When you finally implement your executable model on the target hardware and operating system, it is this specific virtual machine you must emulate. If you don't emulate the same machine, you cannot be sure that your logic testing will be correct.
If your final target platform is multi-processor or a distributed system, you need to think carefully about your choice of virtual machine; some machines will be much more efficient to realize than others. All will work, at least from the logic viewpoint, if not from the timing viewpoint, but a machine that assumes a single thread of control with synchronous messages may peform badly if the implementation is very distributed and has only asynchronous communications available.
It is also important that your virtual machine is stable. Change the machine and you may invalidate tens (or more likely hundreds) of sequence diagrams, plus all of your collaboration diagrams.
Proposed Profiles
Currently only one profile of UML is under development. To quote Steven Mellor, one of the people driving executable UML:
[It is] based on state charts and asynchronous, distributed behavior. Each object has a state machine that executes independently of all others. It is in just one state at a time, possibly executing many actions. It can invoke data access methods (that do not change state) synchronously, and it can send asynchronous signal events to communicate and synchronize with other independently executing state charts. Both these elements and the interactions between them have a precise definition at run-time-sufficiently well-defined, in fact, to be executable, and translatable into multiple possible implementations
UML Action Semantics
One of the problems UML has suffered for some time is a lack of defined action semantics to describe the sequential behaviour of classes.
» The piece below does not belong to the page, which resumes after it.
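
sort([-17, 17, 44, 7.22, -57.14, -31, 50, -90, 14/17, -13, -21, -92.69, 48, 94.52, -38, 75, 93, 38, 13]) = [-92.69, -90, -57.14, -38, -31, -21, -17, -13, 14/17, 7.22, 13, 17, 38, 44, 48, 50, 75, 93, 94.52]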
You see this in every UML CASE tool on the market where the action semantics vary on a vendor-by-vendor basis, and often you are provided with no better facility that a shell in which to write programming code. Thre a re sume manufacturers who provide proper action semantics to keep your model source-code independent, but they are manufacturer specific.
Without precise action semantics Executable UML is not possible (how would you describe the actions that occur on state transitions?). The solution being abdopted within UML is an abstract action semantics specification. This does not supply a language to describe actions as such, but says what behaviour any action language must have. This means, in theory at least, that in the future the action language supported by any one CASE tool vendor should be directly translatable into any other dialect. This can either be viewed as a subtle and elegant piece of meta-specification, or as a political fix because the CASE tool vendors can't agree amongst themselves (and figure heavily on the steering groups for UML).